Houston Chronicle

Life blood

Medical rental company US Med-Equip pumps pricey equipment into health care systems

- By Gwendolyn Wu STAFF WRITER

US Med-Equip’s storage facility in Jersey Village resembles a Costco warehouse. But rather than pallets of M&M jars and bulk flour bags, the company stocks infusion pumps wrapped in plastic bags and incubators for premature babies.

It’s a veritable candy store for hospitals looking for pricey equipment. When a customer calls US Med-Equip looking for a monitor for vital signs, for example, its team checks if it has the piece, puts it on a company vehicle and delivers it to the hospital — often within three hours of the request.

Having the latest tech and spending a fraction of the price for when hospitals actually need

it is a no-brainer, Greg Salario, the company’s chief developmen­t officer, said.

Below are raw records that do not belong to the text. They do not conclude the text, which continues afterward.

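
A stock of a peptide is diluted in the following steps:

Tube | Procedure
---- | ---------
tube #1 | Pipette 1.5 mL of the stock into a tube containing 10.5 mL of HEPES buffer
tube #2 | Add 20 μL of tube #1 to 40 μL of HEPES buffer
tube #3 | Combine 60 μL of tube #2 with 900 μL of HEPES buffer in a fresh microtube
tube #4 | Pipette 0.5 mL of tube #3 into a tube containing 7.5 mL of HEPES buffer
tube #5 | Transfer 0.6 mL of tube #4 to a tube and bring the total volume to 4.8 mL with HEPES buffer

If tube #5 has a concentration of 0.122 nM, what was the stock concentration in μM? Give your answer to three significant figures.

Step 1: 1.5 mL + 10.5 mL = 12 mL total → factor 12/1.5 = 8
Step 2: 20 μL + 40 μL = 60 μL total → factor 60/20 = 3
Step 3: 60 μL + 900 μL = 960 μL total → factor 960/60 = 16
Step 4: 0.5 mL + 7.5 mL = 8 mL total → factor 8/0.5 = 16
Step 5: 0.6 mL brought to 4.8 mL → factor 4.8/0.6 = 8
Overall dilution factor = 8 × 3 × 16 × 16 × 8 = 49152
Stock = 0.122 nM × 49152 = 5997 nM = 6.00 μM

6.00 μM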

“As technology changes, hospitals, like everybody else, have to plan for that capital,” Salario said. “If they don’t have the money allotted yet, they’ll rent that new or latest technology that gives them the greater opportunit­y to have better patient care.”

Rental market

US Med-Equip is no newbie to the game; Salario and CEO Gurmit Singh Bhatia began the company in 2003. Salario was based in Baton Rouge, La., at the time; Singh Bhatia, who started working for biomedical equipment companies in 1991, in Houston.

Salario followed his father, a pharmacist and home infusion business owner, into the health care industry 24 years ago. He eventually moved onto open branches of a medical equipment company in Texas and in the early 2000s met Singh Bhatia through his work.

They began their business in Louisiana armed with “50 credit cards and personal guarantees,” Salario said.

The venture nearly sunk before it took off — 90 percent of its business was in the New Orleans area, and Salario and Singh Bhatia lost much of their equipment in flooded and abandoned hospitals when Hurricane Katrina hit in 2005.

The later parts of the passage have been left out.